Nascimento Marcus G L, Gonçalves Kelly C M
Departamento de Métodos Estatísticos, Universidade Federal do Rio de Janeiro, Rio de Janeiro, Brazil.
J Appl Stat. 2021 Jul 11;49(13):3436-3450. doi: 10.1080/02664763.2021.1950654. eCollection 2022.

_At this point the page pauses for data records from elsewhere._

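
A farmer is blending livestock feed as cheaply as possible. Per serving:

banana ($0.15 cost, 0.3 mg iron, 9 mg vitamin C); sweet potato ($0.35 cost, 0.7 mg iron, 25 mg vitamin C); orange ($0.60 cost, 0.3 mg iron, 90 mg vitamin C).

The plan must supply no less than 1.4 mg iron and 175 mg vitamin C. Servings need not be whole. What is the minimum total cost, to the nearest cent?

$1.41

The cheapest plan sits at a corner of the feasible region — with two constraints it uses at most two foods.
banana only: max(1.4/0.3, 175/9) = 19.44 servings → $2.92.
sweet potato only: max(1.4/0.7, 175/25) = 7 servings → $2.45.
orange only: max(1.4/0.3, 175/90) = 4.667 servings → $2.80.
banana + sweet potato with both targets exact would need a negative amount; discard.
banana + orange with both tight: 3.025 servings and 1.642 servings → $1.44.
sweet potato + orange with both tight: 1.324 servings and 1.577 servings → $1.41.
Cheapest feasible corner: $1.41.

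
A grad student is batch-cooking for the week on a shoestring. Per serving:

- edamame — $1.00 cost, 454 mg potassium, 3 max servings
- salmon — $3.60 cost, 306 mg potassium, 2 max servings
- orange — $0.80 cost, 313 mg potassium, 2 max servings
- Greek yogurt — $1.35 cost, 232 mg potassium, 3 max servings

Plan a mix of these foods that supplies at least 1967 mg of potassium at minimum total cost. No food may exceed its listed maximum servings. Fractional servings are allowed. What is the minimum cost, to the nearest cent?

$4.55

Cost per mg of potassium: edamame $0.0022, orange $0.0026, Greek yogurt $0.0058, salmon $0.0118.
Take 3 servings of edamame: +1362.0 mg potassium for $3.00 (total $3.00, still need 605.0 mg).
Take 1.933 servings of orange: +605.0 mg potassium for $1.55 (total $4.55, still need 0.0 mg).
Filling from the cheapest source first is optimal under one linear minimum: $4.55.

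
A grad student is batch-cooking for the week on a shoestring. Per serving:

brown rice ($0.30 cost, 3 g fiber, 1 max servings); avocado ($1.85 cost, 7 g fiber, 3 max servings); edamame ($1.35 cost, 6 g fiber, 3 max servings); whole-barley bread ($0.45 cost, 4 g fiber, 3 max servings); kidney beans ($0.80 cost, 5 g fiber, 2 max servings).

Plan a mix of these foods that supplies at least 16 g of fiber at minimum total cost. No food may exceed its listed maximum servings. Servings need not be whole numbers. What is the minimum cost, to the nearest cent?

$1.81

Cost per g of fiber: brown rice $0.1000, whole-barley bread $0.1125, kidney beans $0.1600, edamame $0.2250, avocado $0.2643.
Take 1 serving of brown rice: +3.0 g fiber for $0.30 (total $0.30, still need 13.0 g).
Take 3 servings of whole-barley bread: +12.0 g fiber for $1.35 (total $1.65, still need 1.0 g).
Take 0.2 servings of kidney beans: +1.0 g fiber for $0.16 (total $1.81, still need 0.0 g).
Greedy by cheapest-per-g is optimal for a single linear constraint, so the minimum cost is $1.81.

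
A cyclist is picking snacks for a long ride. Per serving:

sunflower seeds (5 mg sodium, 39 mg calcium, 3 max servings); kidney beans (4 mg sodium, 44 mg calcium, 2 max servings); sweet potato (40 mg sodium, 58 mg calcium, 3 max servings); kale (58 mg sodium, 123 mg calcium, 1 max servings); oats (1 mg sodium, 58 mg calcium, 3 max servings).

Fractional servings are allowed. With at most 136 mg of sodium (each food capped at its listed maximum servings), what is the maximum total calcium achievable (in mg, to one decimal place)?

577.4 mg

Calcium per mg sodium: oats 58, kidney beans 11, sunflower seeds 7.8, kale 2.121, sweet potato 1.45.
Take 3 servings of oats: uses 3 mg sodium, +174.0 mg calcium (running total 174.0 mg).
Take 2 servings of kidney beans: uses 8 mg sodium, +88.0 mg calcium (running total 262.0 mg).
Take 3 servings of sunflower seeds: uses 15 mg sodium, +117.0 mg calcium (running total 379.0 mg).
Take 1 serving of kale: uses 58 mg sodium, +123.0 mg calcium (running total 502.0 mg).
Take 1.3 servings of sweet potato: uses 52 mg sodium, +75.4 mg calcium (running total 577.4 mg).
Greedy by best ratio exhausts the sodium allowance optimally: 577.4 mg.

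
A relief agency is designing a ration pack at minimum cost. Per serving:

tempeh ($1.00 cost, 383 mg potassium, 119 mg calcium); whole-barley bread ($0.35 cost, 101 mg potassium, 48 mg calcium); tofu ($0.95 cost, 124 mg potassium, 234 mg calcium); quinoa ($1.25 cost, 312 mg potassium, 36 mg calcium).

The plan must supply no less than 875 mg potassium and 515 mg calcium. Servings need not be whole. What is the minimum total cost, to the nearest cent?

$3.06

Two binding constraints pin down two serving amounts, so the optimal mix uses at most two foods. The candidates are each food alone (scaled to the tighter of potassium/calcium) and each pair with both constraints tight.
tempeh only: max(875/383, 515/119) = 4.328 servings → $4.33.
whole-barley bread only: max(875/101, 515/48) = 10.73 servings → $3.76.
tofu only: max(875/124, 515/234) = 7.056 servings → $6.70.
quinoa only: max(875/312, 515/36) = 14.31 servings → $17.88.
tempeh + whole-barley bread with both targets exact would need a negative amount; discard.
tempeh + tofu with both tight: 1.882 servings and 1.244 servings → $3.06.
tempeh + quinoa with both targets exact would need a negative amount; discard.
whole-barley bread + tofu with both tight: 7.968 servings and 0.5664 servings → $3.33.
whole-barley bread + quinoa with both targets exact would need a negative amount; discard.
tofu + quinoa with both tight: 1.885 servings and 2.055 servings → $4.36.
So the least-cost plan costs $3.06.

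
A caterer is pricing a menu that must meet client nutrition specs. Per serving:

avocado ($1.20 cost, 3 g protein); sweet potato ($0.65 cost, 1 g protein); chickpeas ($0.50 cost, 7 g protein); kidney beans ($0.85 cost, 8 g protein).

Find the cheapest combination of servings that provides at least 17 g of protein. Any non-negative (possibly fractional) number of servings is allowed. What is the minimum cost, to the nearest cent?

$1.21

Cost per g of protein: chickpeas $0.0714, kidney beans $0.1062, avocado $0.4000, sweet potato $0.6500.
With no serving limits, use only chickpeas: 17 g / 7 g = 2.429 servings × $0.50 = $1.21.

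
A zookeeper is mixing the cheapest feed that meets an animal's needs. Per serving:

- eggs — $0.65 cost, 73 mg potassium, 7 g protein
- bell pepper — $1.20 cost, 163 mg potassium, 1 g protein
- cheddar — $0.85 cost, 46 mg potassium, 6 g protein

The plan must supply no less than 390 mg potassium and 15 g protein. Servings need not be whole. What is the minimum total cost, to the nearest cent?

With two linear requirements the optimum uses one or two foods; enumerate the corners.
eggs only: max(390/73, 15/7) = 5.342 servings → $3.47.
bell pepper only: max(390/163, 15/1) = 15 servings → $18.00.
cheddar only: max(390/46, 15/6) = 8.478 servings → $7.21.
eggs + bell pepper with both tight: 1.924 servings and 1.531 servings → $3.09.
eggs + cheddar with both targets exact would need a negative amount; discard.
bell pepper + cheddar with both tight: 1.77 servings and 2.205 servings → $4.00.
So the least-cost plan costs $3.09.

$3.09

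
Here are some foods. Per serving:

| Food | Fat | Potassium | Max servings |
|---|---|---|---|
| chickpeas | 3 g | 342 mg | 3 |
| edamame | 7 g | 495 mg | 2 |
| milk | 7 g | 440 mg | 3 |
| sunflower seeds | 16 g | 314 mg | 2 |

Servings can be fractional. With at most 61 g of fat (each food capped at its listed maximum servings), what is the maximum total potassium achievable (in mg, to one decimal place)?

Potassium per g fat: chickpeas 114, edamame 70.71, milk 62.86, sunflower seeds 19.62.
Take 3 servings of chickpeas: uses 9 g fat, +1026.0 mg potassium (running total 1026.0 mg).
Take 2 servings of edamame: uses 14 g fat, +990.0 mg potassium (running total 2016.0 mg).
Take 3 servings of milk: uses 21 g fat, +1320.0 mg potassium (running total 3336.0 mg).
Take 1.062 servings of sunflower seeds: uses 17 g fat, +333.6 mg potassium (running total 3669.6 mg).
Greedy by best ratio exhausts the fat allowance optimally: 3669.6 mg.

3669.6 mg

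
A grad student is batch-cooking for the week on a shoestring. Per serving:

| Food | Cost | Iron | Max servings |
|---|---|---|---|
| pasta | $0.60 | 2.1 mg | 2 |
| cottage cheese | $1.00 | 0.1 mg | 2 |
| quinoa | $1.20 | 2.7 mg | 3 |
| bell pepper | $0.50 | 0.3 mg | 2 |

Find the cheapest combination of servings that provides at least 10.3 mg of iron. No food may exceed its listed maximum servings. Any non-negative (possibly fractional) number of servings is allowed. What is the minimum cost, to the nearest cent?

$3.91

Cost per mg of iron: pasta $0.2857, quinoa $0.4444, bell pepper $1.6667, cottage cheese $10.0000.
Take 2 servings of pasta: +4.2 mg iron for $1.20 (total $1.20, still need 6.1 mg).
Take 2.259 servings of quinoa: +6.1 mg iron for $2.71 (total $3.91, still need 0.0 mg).
Greedy by cheapest-per-mg is optimal for a single linear constraint, so the minimum cost is $3.91.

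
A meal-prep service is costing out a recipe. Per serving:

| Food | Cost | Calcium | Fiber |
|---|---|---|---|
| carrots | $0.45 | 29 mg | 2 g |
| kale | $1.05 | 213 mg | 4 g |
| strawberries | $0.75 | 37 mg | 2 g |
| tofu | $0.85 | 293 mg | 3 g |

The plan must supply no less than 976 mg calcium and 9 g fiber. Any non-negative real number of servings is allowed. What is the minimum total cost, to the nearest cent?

$2.83

Compare the cost at each extreme point of the feasible region.
carrots only: max(976/29, 9/2) = 33.66 servings → $15.14.
kale only: max(976/213, 9/4) = 4.582 servings → $4.81.
strawberries only: max(976/37, 9/2) = 26.38 servings → $19.78.
tofu only: max(976/293, 9/3) = 3.331 servings → $2.83.
carrots + kale with both targets exact would need a negative amount; discard.
carrots + strawberries: the both-tight solution has a negative serving — not a feasible corner.
carrots + tofu: intersection lies outside the first quadrant.
kale + strawberries: the both-tight solution has a negative serving — not a feasible corner.
kale + tofu: the both-tight solution has a negative serving — not a feasible corner.
strawberries + tofu: intersection lies outside the first quadrant.
So the least-cost plan costs $2.83.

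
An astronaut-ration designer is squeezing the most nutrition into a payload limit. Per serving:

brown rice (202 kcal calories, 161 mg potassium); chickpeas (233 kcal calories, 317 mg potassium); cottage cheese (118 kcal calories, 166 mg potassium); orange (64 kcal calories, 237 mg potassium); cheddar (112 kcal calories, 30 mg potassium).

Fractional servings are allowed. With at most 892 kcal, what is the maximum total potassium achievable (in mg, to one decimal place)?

Potassium per kcal: orange 3.703, cottage cheese 1.407, chickpeas 1.361, brown rice 0.797, cheddar 0.2679.
With no serving limits, spend the whole calories allowance on orange: 892 kcal / 64 kcal × 237 mg = 3303.2 mg.

3303.2 mg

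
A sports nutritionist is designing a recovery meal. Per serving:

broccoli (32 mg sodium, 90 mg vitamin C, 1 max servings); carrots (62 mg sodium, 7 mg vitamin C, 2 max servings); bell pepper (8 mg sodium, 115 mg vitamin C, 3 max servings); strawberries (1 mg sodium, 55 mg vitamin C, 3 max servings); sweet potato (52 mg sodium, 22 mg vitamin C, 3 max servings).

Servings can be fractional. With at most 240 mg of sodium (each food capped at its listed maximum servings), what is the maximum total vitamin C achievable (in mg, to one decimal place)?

Vitamin C per mg sodium: strawberries 55, bell pepper 14.38, broccoli 2.812, sweet potato 0.4231, carrots 0.1129.
Take 3 servings of strawberries: uses 3 mg sodium, +165.0 mg vitamin C (running total 165.0 mg).
Take 3 servings of bell pepper: uses 24 mg sodium, +345.0 mg vitamin C (running total 510.0 mg).
Take 1 serving of broccoli: uses 32 mg sodium, +90.0 mg vitamin C (running total 600.0 mg).
Take 3 servings of sweet potato: uses 156 mg sodium, +66.0 mg vitamin C (running total 666.0 mg).
Take 0.4032 servings of carrots: uses 25 mg sodium, +2.8 mg vitamin C (running total 668.8 mg).
Filling greedily by vitamin C-per-mg sodium is optimal for one linear limit, giving 668.8 mg.

668.8 mg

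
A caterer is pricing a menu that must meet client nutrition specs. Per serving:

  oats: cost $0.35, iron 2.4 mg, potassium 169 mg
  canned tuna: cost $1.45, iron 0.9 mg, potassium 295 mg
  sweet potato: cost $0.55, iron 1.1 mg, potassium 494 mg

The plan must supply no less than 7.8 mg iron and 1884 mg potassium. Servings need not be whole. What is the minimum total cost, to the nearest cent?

$2.39

Check every corner: each single food scaled to meet both minima, and each pair solved so both constraints bind.
oats only: max(7.8/2.4, 1884/169) = 11.15 servings → $3.90.
canned tuna only: max(7.8/0.9, 1884/295) = 8.667 servings → $12.57.
sweet potato only: max(7.8/1.1, 1884/494) = 7.091 servings → $3.90.
oats + canned tuna with both tight: 1.089 servings and 5.763 servings → $8.74.
oats + sweet potato with both tight: 1.781 servings and 3.204 servings → $2.39.
canned tuna + sweet potato: intersection lies outside the first quadrant.
So the least-cost plan costs $2.39.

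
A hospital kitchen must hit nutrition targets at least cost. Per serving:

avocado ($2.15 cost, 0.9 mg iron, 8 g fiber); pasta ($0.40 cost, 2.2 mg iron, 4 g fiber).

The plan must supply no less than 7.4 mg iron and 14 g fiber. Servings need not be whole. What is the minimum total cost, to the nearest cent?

$1.40

With two linear requirements the optimum uses one or two foods; enumerate the corners.
avocado only: max(7.4/0.9, 14/8) = 8.222 servings → $17.68.
pasta only: max(7.4/2.2, 14/4) = 3.5 servings → $1.40.
avocado + pasta with both tight: 0.08571 servings and 3.329 servings → $1.52.
Cheapest feasible corner: $1.40.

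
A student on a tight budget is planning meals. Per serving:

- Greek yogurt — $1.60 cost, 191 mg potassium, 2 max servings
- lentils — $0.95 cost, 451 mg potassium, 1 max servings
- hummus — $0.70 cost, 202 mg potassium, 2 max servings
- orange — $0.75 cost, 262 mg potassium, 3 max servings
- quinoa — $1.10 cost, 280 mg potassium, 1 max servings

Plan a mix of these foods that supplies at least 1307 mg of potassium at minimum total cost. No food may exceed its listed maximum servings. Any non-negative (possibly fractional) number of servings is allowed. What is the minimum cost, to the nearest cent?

Cost per mg of potassium: lentils $0.0021, orange $0.0029, hummus $0.0035, quinoa $0.0039, Greek yogurt $0.0084.
Take 1 serving of lentils: +451.0 mg potassium for $0.95 (total $0.95, still need 856.0 mg).
Take 3 servings of orange: +786.0 mg potassium for $2.25 (total $3.20, still need 70.0 mg).
Take 0.3465 servings of hummus: +70.0 mg potassium for $0.24 (total $3.44, still need 0.0 mg).
Greedy by cheapest-per-mg is optimal for a single linear constraint, so the minimum cost is $3.44.

$3.44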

According to the Atlas of Human Development in Brazil, the income dimension of Municipal Human Development Index (MHDI-I) is an indicator that shows the population's ability in a municipality to ensure a minimum standard of living to provide their basic needs, such as water, food and shelter. In public policy, one of the research objectives is to identify social and economic variables that are associated with this index. Due to the income inequality, evaluate these associations in quantiles, instead of the mean, could be more interest. Thus, in this paper, we develop a Bayesian variable selection in quantile regression models with hierarchical random effects. In particular, we assume a likelihood function based on the Generalized Asymmetric Laplace distribution, and a spike-and-slab prior is used to perform variable selection. The Generalized Asymmetric Laplace distribution is a more general alternative than the Asymmetric Laplace one, which is a common approach used in quantile regression under the Bayesian paradigm. The performance of the proposed method is evaluated via a comprehensive simulation study, and it is applied to the MHDI-I from municipalities located in the state of Rio de Janeiro.
根据《巴西人类发展地图集》,市人类发展指数(MHDI-I)的收入维度是一个指标,它显示了一个市的人口确保最低生活水平以满足其基本需求(如水、食物和住所)的能力。在公共政策中,研究目标之一是确定与该指数相关的社会和经济变量。由于收入不平等,在分位数而非均值上评估这些关联可能更有意义。因此,在本文中,我们在具有分层随机效应的分位数回归模型中开发了一种贝叶斯变量选择方法。具体而言,我们假设基于广义非对称拉普拉斯分布的似然函数,并使用尖峰和平板先验来进行变量选择。广义非对称拉普拉斯分布是比非对称拉普拉斯分布更通用的替代方法,非对称拉普拉斯分布是贝叶斯范式下分位数回归中常用的方法。通过全面的模拟研究评估了所提出方法的性能,并将其应用于里约热内卢州各市的MHDI-I。